Revisiting multi-omics-based predictors of the plasma triglyceride response to an omega-3 fatty acid supplementation

Abstract

Background: The aim of the present study was to identify the metabolomic signature of responders and non-responders to an omega-3 fatty acid (n-3 FA) supplementation, and to test the ability of a multi-omics classifier combining genomic, lipidomic, and metabolomic features to discriminate plasma triglyceride (TG) response phenotypes.

Methods: A total of 208 participants of the Fatty Acid Sensor (FAS). Study took 5 g per day of fish oil, providing 1.9-2.2 g eicosapentaenoic acid (EPA) and 1.1 g docosahexaenoic (DHA) daily over a 6-week period, and were further divided into two subgroups: responders and non-responders, according to the change in plasma TG levels after the supplementation. Changes in plasma levels of 6 short-chain fatty acids (SCFA) and 25 bile acids (BA) during the intervention were compared between subgroups using a linear mixed model, and the impact of SCFAs and BAs on the TG response was tested in a mediation analysis. Genotyping was conducted using the Illumina Human Omni-5 Quad BeadChip. Mass spectrometry was used to quantify plasma TG and cholesterol esters levels, as well as plasma SCFA and BA levels. A classifier was developed and tested within the DIABLO framework, which implements a partial least squares-discriminant analysis to multi-omics analysis. Different classifiers were developed by combining data from genomics, lipidomics, and metabolomics.

Results: Plasma levels of none of the SCFAs or BAs measured before and after the n-3 FA supplementation were significantly different between responders and non-responders. SCFAs but not BAs were marginally relevant in the classification of plasma TG responses. A classifier built by adding plasma SCFAs and lipidomic layers to genomic data was able to even the accuracy of 85% shown by the genomic predictor alone.

Conclusion: These results inform on the marginal relevance of SCFA and BA plasma levels as surrogate measures of gut microbiome in the assessment of the interindividual variability observed in the plasma TG response to an n-3 FA supplementation. Genomic data still represent the best predictor of plasma TG response, and the inclusion of metabolomic data added little to the ability to discriminate the plasma TG response phenotypes.

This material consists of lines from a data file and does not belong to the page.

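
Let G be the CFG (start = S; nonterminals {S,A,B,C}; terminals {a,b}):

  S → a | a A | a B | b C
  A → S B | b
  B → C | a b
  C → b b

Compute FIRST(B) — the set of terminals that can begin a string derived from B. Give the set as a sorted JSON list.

FIRST sets, iterate to fixpoint:
round 1:
  A via A→b: +{b}
  B via B→a b: +{a}
  C via C→b b: +{b}
  S via S→a: +{a}
  S via S→b C: +{b}
  FIRST[S]={a,b}  FIRST[A]={b}  FIRST[B]={a}  FIRST[C]={b}
round 2:
  A via A→S B: +{a}
  B via B→C: +{b}
  FIRST[S]={a,b}  FIRST[A]={a,b}  FIRST[B]={a,b}  FIRST[C]={b}
round 3: (stable)
  FIRST[S]={a,b}  FIRST[A]={a,b}  FIRST[B]={a,b}  FIRST[C]={b}

FIRST(B) = ["a", "b"]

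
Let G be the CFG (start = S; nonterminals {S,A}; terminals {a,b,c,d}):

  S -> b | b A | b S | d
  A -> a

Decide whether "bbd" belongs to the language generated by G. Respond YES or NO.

Convert to CNF:
  S -> T0 A | T0 S | b | d
  A -> a
  T0 -> b

CYK table (by increasing span):
  [0..0]={S,T0}  "b"  orig:{S}
  [1..1]={S,T0}  "b"  orig:{S}
  [2..2]={S}  "d"
  [0..1]={S}  "bb"
  [1..2]={S}  "bd"
  [0..2]={S}  "bbd"

S ∈ T[0,2] ⇒ YES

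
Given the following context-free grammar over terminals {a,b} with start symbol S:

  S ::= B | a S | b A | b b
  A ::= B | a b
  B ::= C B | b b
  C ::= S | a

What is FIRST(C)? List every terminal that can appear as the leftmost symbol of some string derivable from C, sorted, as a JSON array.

FIRST iteration:
[1]
  A via A→a b: +{a}
  B via B→b b: +{b}
  C via C→a: +{a}
  S via S→B: +{b}
  S via S→a S: +{a}
  FIRST(S)={a,b}  FIRST(A)={a}  FIRST(B)={b}  FIRST(C)={a}
[2]
  A via A→B: +{b}
  B via B→C B: +{a}
  C via C→S: +{b}
  FIRST(S)={a,b}  FIRST(A)={a,b}  FIRST(B)={a,b}  FIRST(C)={a,b}
[3] done
  FIRST(S)={a,b}  FIRST(A)={a,b}  FIRST(B)={a,b}  FIRST(C)={a,b}

FIRST(C) = ["a", "b"]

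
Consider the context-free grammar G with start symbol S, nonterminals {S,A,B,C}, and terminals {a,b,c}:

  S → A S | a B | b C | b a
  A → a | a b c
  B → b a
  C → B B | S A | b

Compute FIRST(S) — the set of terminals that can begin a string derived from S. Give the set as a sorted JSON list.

FIRST sets, iterate to fixpoint:
round 1:
  A via A→a: +{a}
  B via B→b a: +{b}
  C via C→B B: +{b}
  S via S→A S: +{a}
  S via S→b C: +{b}
  S: {a,b}  A: {a}  B: {b}  C: {b}
round 2:
  C via C→S A: +{a}
  S: {a,b}  A: {a}  B: {b}  C: {a,b}
round 3: (no change)
  S: {a,b}  A: {a}  B: {b}  C: {a,b}

FIRST(S) = ["a", "b"]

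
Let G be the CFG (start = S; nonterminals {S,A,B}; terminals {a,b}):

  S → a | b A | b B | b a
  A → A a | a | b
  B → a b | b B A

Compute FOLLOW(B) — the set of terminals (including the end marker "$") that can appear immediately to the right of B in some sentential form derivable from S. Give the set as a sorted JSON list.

FIRST iteration:
[1]
  A via A→a: +{a}
  A via A→b: +{b}
  B via B→a b: +{a}
  B via B→b B A: +{b}
  S via S→a: +{a}
  S via S→b A: +{b}
  FIRST[S]={a,b}  FIRST[A]={a,b}  FIRST[B]={a,b}
[2] done
  FIRST[S]={a,b}  FIRST[A]={a,b}  FIRST[B]={a,b}

FOLLOW sets:
seed FOLLOW(S) with $
[1]
  A→A a: FOLLOW(A) ⊇ FIRST(a) = {a}; new: +{a}
  B→b B A: FOLLOW(B) ⊇ FIRST(A) = {a,b}; new: +{a,b}
  B→b B A: FOLLOW(A) ⊇ FOLLOW(B) ⊇ {a,b}; new: +{b}
  S→b A: FOLLOW(A) ⊇ FOLLOW(S) ⊇ {$}; new: +{$}
  S→b B: FOLLOW(B) ⊇ FOLLOW(S) ⊇ {$}; new: +{$}
  S: {$}  A: {$,a,b}  B: {$,a,b}
[2] (stable)
  S: {$}  A: {$,a,b}  B: {$,a,b}

FOLLOW(B) = ["$", "a", "b"]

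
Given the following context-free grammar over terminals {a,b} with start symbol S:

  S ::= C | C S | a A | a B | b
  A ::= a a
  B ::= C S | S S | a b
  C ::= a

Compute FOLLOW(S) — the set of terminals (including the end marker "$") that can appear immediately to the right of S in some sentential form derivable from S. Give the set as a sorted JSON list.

FIRST sets, iterate to fixpoint:
iter 1:
  A via A→a a: +{a}
  B via B→a b: +{a}
  C via C→a: +{a}
  S via S→C: +{a}
  S via S→b: +{b}
  S: {a,b}  A: {a}  B: {a}  C: {a}
iter 2:
  B via B→S S: +{b}
  S: {a,b}  A: {a}  B: {a,b}  C: {a}
iter 3: (no change)
  S: {a,b}  A: {a}  B: {a,b}  C: {a}

FOLLOW iteration:
initialize: $ ∈ FOLLOW(S)
iter 1:
  B→C S: FOLLOW(C) ⊇ FIRST(S) = {a,b}; new: +{a,b}
  B→S S: FOLLOW(S) ⊇ FIRST(S) = {a,b}; new: +{a,b}
  S→C: FOLLOW(C) ⊇ FOLLOW(S) ⊇ {$,a,b}; new: +{$}
  S→a A: FOLLOW(A) ⊇ FOLLOW(S) ⊇ {$,a,b}; new: +{$,a,b}
  S→a B: FOLLOW(B) ⊇ FOLLOW(S) ⊇ {$,a,b}; new: +{$,a,b}
  FOLLOW[S]={$,a,b}  FOLLOW[A]={$,a,b}  FOLLOW[B]={$,a,b}  FOLLOW[C]={$,a,b}
iter 2: (no change)
  FOLLOW[S]={$,a,b}  FOLLOW[A]={$,a,b}  FOLLOW[B]={$,a,b}  FOLLOW[C]={$,a,b}

FOLLOW(S) = ["$", "a", "b"]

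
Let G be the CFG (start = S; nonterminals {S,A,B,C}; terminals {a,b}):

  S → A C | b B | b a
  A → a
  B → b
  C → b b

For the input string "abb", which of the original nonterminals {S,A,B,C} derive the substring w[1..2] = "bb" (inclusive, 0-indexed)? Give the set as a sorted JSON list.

Convert to CNF:
  S -> A C | T0 B | T0 T1
  A -> a
  B -> b
  C -> T0 T0
  T0 -> b
  T1 -> a

CYK table (by increasing span) — only the sub-triangle for w[1..2]:
  cell(1,1) b: {B,T0}  orig:{B}
  cell(2,2) b: {B,T0}  orig:{B}
  cell(1,2) bb: {C,S}

Original NTs in T[1,2] deriving "bb": ["C", "S"]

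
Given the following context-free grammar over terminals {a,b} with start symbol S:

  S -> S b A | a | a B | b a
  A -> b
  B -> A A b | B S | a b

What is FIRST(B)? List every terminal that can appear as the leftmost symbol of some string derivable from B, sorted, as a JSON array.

FIRST sets, iterate to fixpoint:
iter 1:
  A via A→b: +{b}
  B via B→A A b: +{b}
  B via B→a b: +{a}
  S via S→a: +{a}
  S via S→b a: +{b}
  FIRST[S]={a,b}  FIRST[A]={b}  FIRST[B]={a,b}
iter 2: (no change)
  FIRST[S]={a,b}  FIRST[A]={b}  FIRST[B]={a,b}

FIRST(B) = ["a", "b"]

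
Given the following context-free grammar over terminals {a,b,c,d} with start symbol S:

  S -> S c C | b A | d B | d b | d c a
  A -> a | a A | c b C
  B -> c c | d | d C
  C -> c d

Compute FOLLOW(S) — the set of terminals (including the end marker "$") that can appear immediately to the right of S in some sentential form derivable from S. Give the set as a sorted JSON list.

FIRST sets, iterate to fixpoint:
[1]
  A via A→a: +{a}
  A via A→c b C: +{c}
  B via B→c c: +{c}
  B via B→d: +{d}
  C via C→c d: +{c}
  S via S→b A: +{b}
  S via S→d B: +{d}
  S: {b,d}  A: {a,c}  B: {c,d}  C: {c}
[2] (stable)
  S: {b,d}  A: {a,c}  B: {c,d}  C: {c}

Compute FOLLOW by fixpoint:
FOLLOW(S) := {$}
iter 1:
  S→S c C: FOLLOW(S) ⊇ FIRST(c) = {c}; new: +{c}
  S→S c C: FOLLOW(C) ⊇ FOLLOW(S) ⊇ {$,c}; new: +{$,c}
  S→b A: FOLLOW(A) ⊇ FOLLOW(S) ⊇ {$,c}; new: +{$,c}
  S→d B: FOLLOW(B) ⊇ FOLLOW(S) ⊇ {$,c}; new: +{$,c}
  FOLLOW[S]={$,c}  FOLLOW[A]={$,c}  FOLLOW[B]={$,c}  FOLLOW[C]={$,c}
iter 2: (no change)
  FOLLOW[S]={$,c}  FOLLOW[A]={$,c}  FOLLOW[B]={$,c}  FOLLOW[C]={$,c}

FOLLOW(S) = ["$", "c"]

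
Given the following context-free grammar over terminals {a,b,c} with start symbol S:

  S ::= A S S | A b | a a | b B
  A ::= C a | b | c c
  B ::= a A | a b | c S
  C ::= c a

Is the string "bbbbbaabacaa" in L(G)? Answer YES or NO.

CNF form of G:
  S -> A T2 | A X3 | T0 T0 | T2 B
  A -> C T0 | T1 T1 | b
  B -> T0 A | T0 T2 | T1 S
  C -> T1 T0
  T0 -> a
  T1 -> c
  T2 -> b
  X3 -> S S

CYK fill:
  cell(0,0) b: {A,T2}  orig:{A}
  cell(1,1) b: {A,T2}  orig:{A}
  cell(2,2) b: {A,T2}  orig:{A}
  cell(3,3) b: {A,T2}  orig:{A}
  cell(4,4) b: {A,T2}  orig:{A}
  cell(5,5) a: {T0}  orig:{}
  cell(6,6) a: {T0}  orig:{}
  cell(7,7) b: {A,T2}  orig:{A}
  cell(8,8) a: {T0}  orig:{}
  cell(9,9) c: {T1}  orig:{}
  cell(10,10) a: {T0}  orig:{}
  cell(11,11) a: {T0}  orig:{}
  cell(0,1) bb: {S}
  cell(1,2) bb: {S}
  cell(2,3) bb: {S}
  cell(3,4) bb: {S}
  cell(4,5) ba: ∅
  cell(5,6) aa: {S}
  cell(6,7) ab: {B}
  cell(7,8) ba: ∅
  cell(8,9) ac: ∅
  cell(9,10) ca: {C}
  cell(10,11) aa: {S}
  cell(0,2) bbb: ∅
  cell(1,3) bbb: ∅
  cell(2,4) bbb: ∅
  cell(3,5) bba: ∅
  cell(4,6) baa: ∅
  cell(5,7) aab: ∅
  cell(6,8) aba: ∅
  cell(7,9) bac: ∅
  cell(8,10) aca: ∅
  cell(9,11) caa: {A,B}
  cell(0,3) bbbb: {X3}  orig:{}
  cell(1,4) bbbb: {X3}  orig:{}
  cell(2,5) bbba: ∅
  cell(3,6) bbaa: {X3}  orig:{}
  cell(4,7) baab: ∅
  cell(5,8) aaba: ∅
  cell(6,9) abac: ∅
  cell(7,10) baca: ∅
  cell(8,11) acaa: {B}
  cell(0,4) bbbbb: {S}
  cell(1,5) bbbba: ∅
  cell(2,6) bbbaa: {S}
  cell(3,7) bbaab: ∅
  cell(4,8) baaba: ∅
  cell(5,9) aabac: ∅
  cell(6,10) abaca: ∅
  cell(7,11) bacaa: {S}
  cell(0,5) bbbbba: ∅
  cell(1,6) bbbbaa: ∅
  cell(2,7) bbbaab: ∅
  cell(3,8) bbaaba: ∅
  cell(4,9) baabac: ∅
  cell(5,10) aabaca: ∅
  cell(6,11) abacaa: ∅
  cell(0,6) bbbbbaa: {X3}  orig:{}
  cell(1,7) bbbbaab: ∅
  cell(2,8) bbbaaba: ∅
  cell(3,9) bbaabac: ∅
  cell(4,10) baabaca: ∅
  cell(5,11) aabacaa: {X3}  orig:{}
  cell(0,7) bbbbbaab: ∅
  cell(1,8) bbbbaaba: ∅
  cell(2,9) bbbaabac: ∅
  cell(3,10) bbaabaca: ∅
  cell(4,11) baabacaa: {S}
  cell(0,8) bbbbbaaba: ∅
  cell(1,9) bbbbaabac: ∅
  cell(2,10) bbbaabaca: ∅
  cell(3,11) bbaabacaa: ∅
  cell(0,9) bbbbbaabac: ∅
  cell(1,10) bbbbaabaca: ∅
  cell(2,11) bbbaabacaa: {X3}  orig:{}
  cell(0,10) bbbbbaabaca: ∅
  cell(1,11) bbbbaabacaa: {S}
  cell(0,11) bbbbbaabacaa: ∅

S ∉ T[0,11] ⇒ NO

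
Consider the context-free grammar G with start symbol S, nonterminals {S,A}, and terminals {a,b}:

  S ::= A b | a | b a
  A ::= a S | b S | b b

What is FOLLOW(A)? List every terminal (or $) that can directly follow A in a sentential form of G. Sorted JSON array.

FIRST sets, iterate to fixpoint:
iter 1:
  A via A→a S: +{a}
  A via A→b S: +{b}
  S via S→A b: +{a,b}
  FIRST[S]={a,b}  FIRST[A]={a,b}
iter 2: done
  FIRST[S]={a,b}  FIRST[A]={a,b}

Compute FOLLOW by fixpoint:
initialize: $ ∈ FOLLOW(S)
round 1:
  S→A b: FOLLOW(A) ⊇ FIRST(b) = {b}; new: +{b}
  S: {$}  A: {b}
round 2:
  A→a S: FOLLOW(S) ⊇ FOLLOW(A) ⊇ {b}; new: +{b}
  S: {$,b}  A: {b}
round 3: (stable)
  S: {$,b}  A: {b}

FOLLOW(A) = ["b"]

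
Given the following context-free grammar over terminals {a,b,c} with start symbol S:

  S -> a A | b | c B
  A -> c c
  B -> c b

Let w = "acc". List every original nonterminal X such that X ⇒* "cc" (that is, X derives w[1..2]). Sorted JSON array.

Convert to CNF:
  S -> T0 B | T2 A | b
  A -> T0 T0
  B -> T0 T1
  T0 -> c
  T1 -> b
  T2 -> a

Fill CYK table bottom-up — only the sub-triangle for w[1..2]:
  [1..1]={T0}  "c"  orig:{}
  [2..2]={T0}  "c"  orig:{}
  [1..2]={A}  "cc"

Original NTs in T[1,2] deriving "cc": ["A"]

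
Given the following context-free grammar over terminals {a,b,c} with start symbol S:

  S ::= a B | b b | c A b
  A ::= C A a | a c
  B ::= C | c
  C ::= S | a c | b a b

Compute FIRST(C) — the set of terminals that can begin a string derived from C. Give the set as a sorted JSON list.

Compute FIRST by fixpoint:
pass 1:
  A via A→a c: +{a}
  B via B→c: +{c}
  C via C→a c: +{a}
  C via C→b a b: +{b}
  S via S→a B: +{a}
  S via S→b b: +{b}
  S via S→c A b: +{c}
  FIRST(S)={a,b,c}  FIRST(A)={a}  FIRST(B)={c}  FIRST(C)={a,b}
pass 2:
  A via A→C A a: +{b}
  B via B→C: +{a,b}
  C via C→S: +{c}
  FIRST(S)={a,b,c}  FIRST(A)={a,b}  FIRST(B)={a,b,c}  FIRST(C)={a,b,c}
pass 3:
  A via A→C A a: +{c}
  FIRST(S)={a,b,c}  FIRST(A)={a,b,c}  FIRST(B)={a,b,c}  FIRST(C)={a,b,c}
pass 4: (no change)
  FIRST(S)={a,b,c}  FIRST(A)={a,b,c}  FIRST(B)={a,b,c}  FIRST(C)={a,b,c}

FIRST(C) = ["a", "b", "c"]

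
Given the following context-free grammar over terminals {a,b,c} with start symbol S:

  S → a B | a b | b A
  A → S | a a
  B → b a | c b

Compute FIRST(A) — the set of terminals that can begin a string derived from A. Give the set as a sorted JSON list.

Compute FIRST by fixpoint:
pass 1:
  A via A→a a: +{a}
  B via B→b a: +{b}
  B via B→c b: +{c}
  S via S→a B: +{a}
  S via S→b A: +{b}
  S: {a,b}  A: {a}  B: {b,c}
pass 2:
  A via A→S: +{b}
  S: {a,b}  A: {a,b}  B: {b,c}
pass 3: done
  S: {a,b}  A: {a,b}  B: {b,c}

FIRST(A) = ["a", "b"]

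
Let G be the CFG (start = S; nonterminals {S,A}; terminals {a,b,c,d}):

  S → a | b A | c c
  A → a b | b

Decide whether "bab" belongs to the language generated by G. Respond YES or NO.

CNF form of G:
  S -> T1 A | T2 T2 | a
  A -> T0 T1 | b
  T0 -> a
  T1 -> b
  T2 -> c

CYK fill:
  cell(0,0) b: {A,T1}  orig:{A}
  cell(1,1) a: {S,T0}  orig:{S}
  cell(2,2) b: {A,T1}  orig:{A}
  cell(0,1) ba: ∅
  cell(1,2) ab: {A}
  cell(0,2) bab: {S}

S ∈ T[0,2] ⇒ YES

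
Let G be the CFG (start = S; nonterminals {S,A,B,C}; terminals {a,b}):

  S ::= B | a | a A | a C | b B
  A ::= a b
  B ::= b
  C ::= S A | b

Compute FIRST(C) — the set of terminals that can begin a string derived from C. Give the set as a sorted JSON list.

FIRST iteration:
pass 1:
  A via A→a b: +{a}
  B via B→b: +{b}
  C via C→b: +{b}
  S via S→B: +{b}
  S via S→a: +{a}
  FIRST(S)={a,b}  FIRST(A)={a}  FIRST(B)={b}  FIRST(C)={b}
pass 2:
  C via C→S A: +{a}
  FIRST(S)={a,b}  FIRST(A)={a}  FIRST(B)={b}  FIRST(C)={a,b}
pass 3: done
  FIRST(S)={a,b}  FIRST(A)={a}  FIRST(B)={b}  FIRST(C)={a,b}

FIRST(C) = ["a", "b"]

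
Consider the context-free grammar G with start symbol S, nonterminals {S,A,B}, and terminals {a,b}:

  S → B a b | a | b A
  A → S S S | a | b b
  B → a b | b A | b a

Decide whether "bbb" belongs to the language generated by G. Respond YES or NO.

CNF form of G:
  S -> B X3 | T0 A | a
  A -> S X2 | T0 T0 | a
  B -> T0 A | T0 T1 | T1 T0
  T0 -> b
  T1 -> a
  X2 -> S S
  X3 -> T1 T0

Fill CYK table bottom-up:
  [0..0]={T0}  "b"  orig:{}
  [1..1]={T0}  "b"  orig:{}
  [2..2]={T0}  "b"  orig:{}
  [0..1]={A}  "bb"
  [1..2]={A}  "bb"
  [0..2]={B,S}  "bbb"

S ∈ T[0,2] ⇒ YES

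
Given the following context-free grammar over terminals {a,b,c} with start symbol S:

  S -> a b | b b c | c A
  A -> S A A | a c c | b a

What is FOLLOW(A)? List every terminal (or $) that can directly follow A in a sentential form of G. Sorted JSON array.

FIRST sets, iterate to fixpoint:
iter 1:
  A via A→a c c: +{a}
  A via A→b a: +{b}
  S via S→a b: +{a}
  S via S→b b c: +{b}
  S via S→c A: +{c}
  S: {a,b,c}  A: {a,b}
iter 2:
  A via A→S A A: +{c}
  S: {a,b,c}  A: {a,b,c}
iter 3: (stable)
  S: {a,b,c}  A: {a,b,c}

Compute FOLLOW by fixpoint:
seed FOLLOW(S) with $
round 1:
  A→S A A: FOLLOW(S) ⊇ FIRST(A) = {a,b,c}; new: +{a,b,c}
  A→S A A: FOLLOW(A) ⊇ FIRST(A) = {a,b,c}; new: +{a,b,c}
  S→c A: FOLLOW(A) ⊇ FOLLOW(S) ⊇ {$,a,b,c}; new: +{$}
  FOLLOW[S]={$,a,b,c}  FOLLOW[A]={$,a,b,c}
round 2: — fixpoint
  FOLLOW[S]={$,a,b,c}  FOLLOW[A]={$,a,b,c}

FOLLOW(A) = ["$", "a", "b", "c"]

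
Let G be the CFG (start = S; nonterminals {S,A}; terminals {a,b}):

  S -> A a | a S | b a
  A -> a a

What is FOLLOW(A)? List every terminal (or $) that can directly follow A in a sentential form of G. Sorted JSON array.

FIRST iteration:
pass 1:
  A via A→a a: +{a}
  S via S→A a: +{a}
  S via S→b a: +{b}
  FIRST(S)={a,b}  FIRST(A)={a}
pass 2: — fixpoint
  FIRST(S)={a,b}  FIRST(A)={a}

Compute FOLLOW by fixpoint:
seed FOLLOW(S) with $
pass 1:
  S→A a: FOLLOW(A) ⊇ FIRST(a) = {a}; new: +{a}
  S: {$}  A: {a}
pass 2: — fixpoint
  S: {$}  A: {a}

FOLLOW(A) = ["a"]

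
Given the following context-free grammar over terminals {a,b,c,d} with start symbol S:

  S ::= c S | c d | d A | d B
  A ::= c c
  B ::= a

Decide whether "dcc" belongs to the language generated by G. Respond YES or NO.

Convert to CNF:
  S -> T0 S | T0 T1 | T1 A | T1 B
  A -> T0 T0
  B -> a
  T0 -> c
  T1 -> d

CYK table (by increasing span):
  [0..0]={T1}  "d"  orig:{}
  [1..1]={T0}  "c"  orig:{}
  [2..2]={T0}  "c"  orig:{}
  [0..1]=∅  "dc"
  [1..2]={A}  "cc"
  [0..2]={S}  "dcc"

S ∈ T[0,2] ⇒ YES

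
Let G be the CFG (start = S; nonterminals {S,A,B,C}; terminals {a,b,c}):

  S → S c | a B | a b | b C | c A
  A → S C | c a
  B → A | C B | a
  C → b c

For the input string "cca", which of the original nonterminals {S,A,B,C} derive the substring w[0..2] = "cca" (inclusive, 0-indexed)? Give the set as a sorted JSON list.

Convert to CNF:
  S -> S T0 | T0 A | T1 B | T1 T2 | T2 C
  A -> S C | T0 T1
  B -> C B | S C | T0 T1 | a
  C -> T2 T0
  T0 -> c
  T1 -> a
  T2 -> b

CYK fill, restricted to cells inside w[0..2]:
  T[0,0] 'c' = {T0}  orig:{}
  T[1,1] 'c' = {T0}  orig:{}
  T[2,2] 'a' = {B,T1}  orig:{B}
  T[0,1] 'cc' = ∅
  T[1,2] 'ca' = {A,B}
  T[0,2] 'cca' = {S}

Original NTs in T[0,2] deriving "cca": ["S"]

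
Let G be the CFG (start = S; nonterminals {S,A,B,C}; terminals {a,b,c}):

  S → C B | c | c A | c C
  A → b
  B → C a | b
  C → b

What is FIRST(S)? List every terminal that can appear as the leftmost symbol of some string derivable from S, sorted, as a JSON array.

FIRST sets, iterate to fixpoint:
round 1:
  A via A→b: +{b}
  B via B→b: +{b}
  C via C→b: +{b}
  S via S→C B: +{b}
  S via S→c: +{c}
  S: {b,c}  A: {b}  B: {b}  C: {b}
round 2: (stable)
  S: {b,c}  A: {b}  B: {b}  C: {b}

FIRST(S) = ["b", "c"]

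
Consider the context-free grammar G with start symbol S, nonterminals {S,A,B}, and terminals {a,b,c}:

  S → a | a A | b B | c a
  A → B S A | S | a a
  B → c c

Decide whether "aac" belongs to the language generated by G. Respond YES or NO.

Convert to CNF:
  S -> T0 A | T1 B | T2 T0 | a
  A -> B X3 | T0 A | T0 T0 | T1 B | T2 T0 | a
  B -> T2 T2
  T0 -> a
  T1 -> b
  T2 -> c
  X3 -> S A

CYK table (by increasing span):
  cell(0,0) a: {A,S,T0}  orig:{A,S}
  cell(1,1) a: {A,S,T0}  orig:{A,S}
  cell(2,2) c: {T2}  orig:{}
  cell(0,1) aa: {A,S,X3}  orig:{A,S}
  cell(1,2) ac: ∅
  cell(0,2) aac: ∅

S ∉ T[0,2] ⇒ NO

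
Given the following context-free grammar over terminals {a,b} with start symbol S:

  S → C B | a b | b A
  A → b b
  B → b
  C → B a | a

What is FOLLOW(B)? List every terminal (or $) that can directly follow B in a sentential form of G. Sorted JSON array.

Compute FIRST by fixpoint:
[1]
  A via A→b b: +{b}
  B via B→b: +{b}
  C via C→B a: +{b}
  C via C→a: +{a}
  S via S→C B: +{a,b}
  FIRST[S]={a,b}  FIRST[A]={b}  FIRST[B]={b}  FIRST[C]={a,b}
[2] — fixpoint
  FIRST[S]={a,b}  FIRST[A]={b}  FIRST[B]={b}  FIRST[C]={a,b}

Compute FOLLOW by fixpoint:
FOLLOW(S) := {$}
round 1:
  C→B a: FOLLOW(B) ⊇ FIRST(a) = {a}; new: +{a}
  S→C B: FOLLOW(C) ⊇ FIRST(B) = {b}; new: +{b}
  S→C B: FOLLOW(B) ⊇ FOLLOW(S) ⊇ {$}; new: +{$}
  S→b A: FOLLOW(A) ⊇ FOLLOW(S) ⊇ {$}; new: +{$}
  FOLLOW[S]={$}  FOLLOW[A]={$}  FOLLOW[B]={$,a}  FOLLOW[C]={b}
round 2: — fixpoint
  FOLLOW[S]={$}  FOLLOW[A]={$}  FOLLOW[B]={$,a}  FOLLOW[C]={b}

FOLLOW(B) = ["$", "a"]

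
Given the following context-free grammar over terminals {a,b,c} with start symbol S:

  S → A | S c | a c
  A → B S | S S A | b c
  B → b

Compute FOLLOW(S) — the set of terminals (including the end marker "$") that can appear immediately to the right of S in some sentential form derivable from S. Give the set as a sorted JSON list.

FIRST iteration:
pass 1:
  A via A→b c: +{b}
  B via B→b: +{b}
  S via S→A: +{b}
  S via S→a c: +{a}
  S: {a,b}  A: {b}  B: {b}
pass 2:
  A via A→S S A: +{a}
  S: {a,b}  A: {a,b}  B: {b}
pass 3: (stable)
  S: {a,b}  A: {a,b}  B: {b}

FOLLOW iteration:
initialize: $ ∈ FOLLOW(S)
iter 1:
  A→B S: FOLLOW(B) ⊇ FIRST(S) = {a,b}; new: +{a,b}
  A→S S A: FOLLOW(S) ⊇ FIRST(S) = {a,b}; new: +{a,b}
  S→A: FOLLOW(A) ⊇ FOLLOW(S) ⊇ {$,a,b}; new: +{$,a,b}
  S→S c: FOLLOW(S) ⊇ FIRST(c) = {c}; new: +{c}
  FOLLOW(S)={$,a,b,c}  FOLLOW(A)={$,a,b}  FOLLOW(B)={a,b}
iter 2:
  S→A: FOLLOW(A) ⊇ FOLLOW(S) ⊇ {$,a,b,c}; new: +{c}
  FOLLOW(S)={$,a,b,c}  FOLLOW(A)={$,a,b,c}  FOLLOW(B)={a,b}
iter 3: — fixpoint
  FOLLOW(S)={$,a,b,c}  FOLLOW(A)={$,a,b,c}  FOLLOW(B)={a,b}

FOLLOW(S) = ["$", "a", "b", "c"]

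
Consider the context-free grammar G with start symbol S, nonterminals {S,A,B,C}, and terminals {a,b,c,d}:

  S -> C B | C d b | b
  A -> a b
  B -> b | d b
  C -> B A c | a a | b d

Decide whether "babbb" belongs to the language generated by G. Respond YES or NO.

CNF form of G:
  S -> C B | C X5 | b
  A -> T0 T1
  B -> T2 T1 | b
  C -> B X4 | T0 T0 | T1 T2
  T0 -> a
  T1 -> b
  T2 -> d
  T3 -> c
  X4 -> A T3
  X5 -> T2 T1

CYK table (by increasing span):
  T[0,0] 'b' = {B,S,T1}  orig:{B,S}
  T[1,1] 'a' = {T0}  orig:{}
  T[2,2] 'b' = {B,S,T1}  orig:{B,S}
  T[3,3] 'b' = {B,S,T1}  orig:{B,S}
  T[4,4] 'b' = {B,S,T1}  orig:{B,S}
  T[0,1] 'ba' = ∅
  T[1,2] 'ab' = {A}
  T[2,3] 'bb' = ∅
  T[3,4] 'bb' = ∅
  T[0,2] 'bab' = ∅
  T[1,3] 'abb' = ∅
  T[2,4] 'bbb' = ∅
  T[0,3] 'babb' = ∅
  T[1,4] 'abbb' = ∅
  T[0,4] 'babbb' = ∅

S ∉ T[0,4] ⇒ NO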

Keywords: bile acids; gut microbiota; metabolic health; metabolomics; precision nutrition; short-chain fatty acids.

Figure 1

Contrast analysis between short-chain fatty acid levels and clinical parameters. (A, B) show levels of HDL-C and vitamin B-12, respectively, for responders and non-responders before and after the intervention. (C) shows the change in HDL-C levels related to the change in isovaleric acid levels for responders and non-responders. (D) shows the change of vitamin B-12 linked to the change in isobutyric acid levels for both groups. HDL-C, High-density lipoprotein cholesterol.

Figure 2

Predictive performance of metabolomic, lipidomic, and genomic features. The predictive performance of each feature is represented by the area under the ROC-curve (AUC) and the balance accuracy (ACC) metrics. AUC, area under the curve; ACC, accuracy; BA, bile acids; SCFA, short-chain fatty acids; TG + CE, triglycerides and cholesterol esters; SNP, single nucleotide polymorphism.

Figure 3

Predictive performance of the response to an n-3 FAs supplementation. SNP, single nucleotide polymorphism; SCFA, short-chain fatty acid; TG&CE, triglycerides and cholesterol esters; BA, bile acids; n-3 FA, omega-3 fatty acid. The balance accuracy for each feature or combination of features is shown the top of the bars.